Adv. Ira Handayani Harahap, SH, MH Soroti Proyek Drainase Tanpa APD: "Pelanggaran Berat dan Tidak Bisa Ditolerir!"


PALI  |Ci – Pelaksanaan proyek pembangunan drainase di wilayah Rejosari, Talang Ubi Utara, Kecamatan Talang Ubi, Kabupaten Penukal Abab Lematang Ilir (PALI), menuai sorotan tajam. Pasalnya, para pekerja di lokasi proyek tersebut terlihat bekerja tanpa menggunakan Alat Pelindung Diri (APD), yang jelas merupakan pelanggaran serius terhadap aturan keselamatan kerja (K3).

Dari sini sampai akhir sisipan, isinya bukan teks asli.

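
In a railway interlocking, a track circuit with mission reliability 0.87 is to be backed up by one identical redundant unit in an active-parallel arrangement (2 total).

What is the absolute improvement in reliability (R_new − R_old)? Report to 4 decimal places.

0.1131

R_before = 0.87
R_after = 1 − (1 − 0.87)^2 = 0.9831
ΔR = 0.9831 − 0.87 = 0.1131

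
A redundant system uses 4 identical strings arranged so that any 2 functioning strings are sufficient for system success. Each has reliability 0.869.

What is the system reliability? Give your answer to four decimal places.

0.9919

R = Σ_{i=2}^{4} C(4,i) p^i (1−p)^{4−i} with p = 0.869
C(4,2)·0.869^2·0.131^2 = 0.077756
C(4,3)·0.869^3·0.131^1 = 0.343867
C(4,4)·0.869^4·0.131^0 = 0.570268
Sum = 0.9919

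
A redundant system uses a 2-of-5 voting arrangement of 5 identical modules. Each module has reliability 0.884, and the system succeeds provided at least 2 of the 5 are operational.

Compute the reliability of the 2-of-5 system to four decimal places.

R = Σ_{i=2}^{5} C(5,i) p^i (1−p)^{5−i} with p = 0.884
C(5,2)·0.884^2·0.116^3 = 0.012198
C(5,3)·0.884^3·0.116^2 = 0.092955
C(5,4)·0.884^4·0.116^1 = 0.354191
C(5,5)·0.884^5·0.116^0 = 0.539835
Sum = 0.9992

0.9992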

Ironisnya, proyek yang tertera pada papan informasi dengan Nomor Kontrak: 028/12/SPK/ST/DPKP/V/2025 senilai Rp199.700.000, dan dilaksanakan oleh CV. Jaya Wijaya Pratama, secara terang-terangan mengabaikan kewajiban penggunaan APD, padahal kewajiban tersebut telah diatur jelas dalam kontrak kerja, standar operasional prosedur (SOP), dan peraturan perundang-undangan.

Praktik tersebut tidak hanya menunjukkan kelalaian, tetapi juga bisa dikategorikan sebagai bentuk pengabaian keselamatan kerja yang membahayakan nyawa pekerja dan melanggar hukum.

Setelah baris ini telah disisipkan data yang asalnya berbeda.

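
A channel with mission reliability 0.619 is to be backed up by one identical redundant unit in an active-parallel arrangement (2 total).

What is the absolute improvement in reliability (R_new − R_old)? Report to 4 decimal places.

R_before = 0.619
R_after = 1 − (1 − 0.619)^2 = 0.8548
ΔR = 0.8548 − 0.619 = 0.2358

0.2358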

Menanggapi hal tersebut, Advokat Ira Handayani Harahap, SH, MH angkat bicara dengan tegas. Ia menegaskan bahwa proyek ini berpotensi melanggar berbagai peraturan perundang-undangan, di antaranya:
  • UU No. 1 Tahun 1970 tentang Keselamatan Kerja
  • UU No. 2 Tahun 2017 tentang Jasa Konstruksi
  • PP No. 50 Tahun 2012 tentang Penerapan Sistem Manajemen Keselamatan dan Kesehatan Kerja (SMK3)
“Tidak adanya penggunaan APD dalam pekerjaan konstruksi adalah bentuk pelanggaran berat. K3 bukan sekadar formalitas, tetapi kewajiban mutlak yang dilindungi undang-undang. Ini menyangkut nyawa manusia.” tegas Ira.

Ia juga menjelaskan bahwa aspek K3 wajib diperhitungkan sejak proses lelang proyek, termasuk dalam perencanaan anggaran dan pelaksanaan teknis. Pengawasan terhadap implementasi K3 tidak bisa ditawar—harus dimulai sejak proses tender hingga proyek selesai.

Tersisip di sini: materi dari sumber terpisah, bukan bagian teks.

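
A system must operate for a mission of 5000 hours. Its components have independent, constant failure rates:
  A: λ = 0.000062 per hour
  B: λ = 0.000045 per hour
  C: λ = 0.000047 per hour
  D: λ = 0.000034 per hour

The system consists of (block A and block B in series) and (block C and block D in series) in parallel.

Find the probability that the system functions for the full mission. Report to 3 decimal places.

R(A) = exp(−0.000062 × 5000) = 0.73345
R(B) = exp(−0.000045 × 5000) = 0.79852
R(C) = exp(−0.000047 × 5000) = 0.79057
R(D) = exp(−0.000034 × 5000) = 0.84366
Series (A and B): 0.73345 × 0.79852 = 0.58567
Series (C and D): 0.79057 × 0.84366 = 0.66697
Parallel ([0.58567] and [0.66697]): 1 − (1 − 0.58567)(1 − 0.66697) = 0.862

0.862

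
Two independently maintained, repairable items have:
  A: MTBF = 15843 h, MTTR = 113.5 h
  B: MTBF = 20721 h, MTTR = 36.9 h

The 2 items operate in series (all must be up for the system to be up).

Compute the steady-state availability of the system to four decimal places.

A(A) = MTBF/(MTBF+MTTR) = 15843/(15843+113.5) = 0.992887
A(B) = MTBF/(MTBF+MTTR) = 20721/(20721+36.9) = 0.998222
Series availability: 0.992887 × 0.998222 = 0.9911

0.9911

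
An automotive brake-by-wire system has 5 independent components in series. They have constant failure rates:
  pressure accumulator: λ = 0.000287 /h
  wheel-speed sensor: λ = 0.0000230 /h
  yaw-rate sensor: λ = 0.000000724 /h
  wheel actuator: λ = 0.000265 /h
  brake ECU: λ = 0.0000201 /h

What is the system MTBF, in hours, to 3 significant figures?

1680

Series of exponential components: λ_sys = Σ λ_i
λ_sys = 0.000287 + 0.0000230 + 0.000000724 + 0.000265 + 0.0000201 = 5.9582e-04 /h
MTBF = 1 / λ_sys = 1680 h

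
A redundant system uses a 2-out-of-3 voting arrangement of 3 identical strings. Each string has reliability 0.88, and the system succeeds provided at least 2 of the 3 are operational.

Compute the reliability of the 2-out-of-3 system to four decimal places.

R = Σ_{i=2}^{3} C(3,i) p^i (1−p)^{3−i} with p = 0.88
C(3,2)·0.88^2·0.12^1 = 0.278784
C(3,3)·0.88^3·0.12^0 = 0.681472
Sum = 0.9603

0.9603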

Lebih lanjut, Ira menyatakan bahwa ketidakpatuhan terhadap standar K3 dapat dikenakan sanksi tegas, termasuk:
  1. Peringatan keras
  2. Denda administratif
  3. Pencabutan izin usaha konstruksi
  4. Penghentian proyek
  5. Tuntutan pidana jika terjadi kecelakaan kerja.
“Proyek konstruksi yang memiliki risiko tinggi wajib melibatkan Ahli K3 Konstruksi. Jika tidak, maka ada unsur pembiaran yang bisa berdampak hukum bagi pihak penyedia jasa maupun pemberi kerja.” tandasnya.

Ia pun mendesak agar pihak terkait, termasuk Dinas Teknis dan Aparat Pengawas, segera turun tangan dan melakukan evaluasi menyeluruh terhadap proyek ini. Kegiatan konstruksi tanpa perlindungan dasar bagi pekerja adalah bom waktu yang bisa meledak kapan saja.

“Keselamatan kerja adalah hak pekerja dan kewajiban mutlak penyedia jasa. Pelanggaran terhadap hal ini tidak bisa dianggap remeh dan wajib ditindak tegas sesuai hukum yang berlaku,” pungkasnya.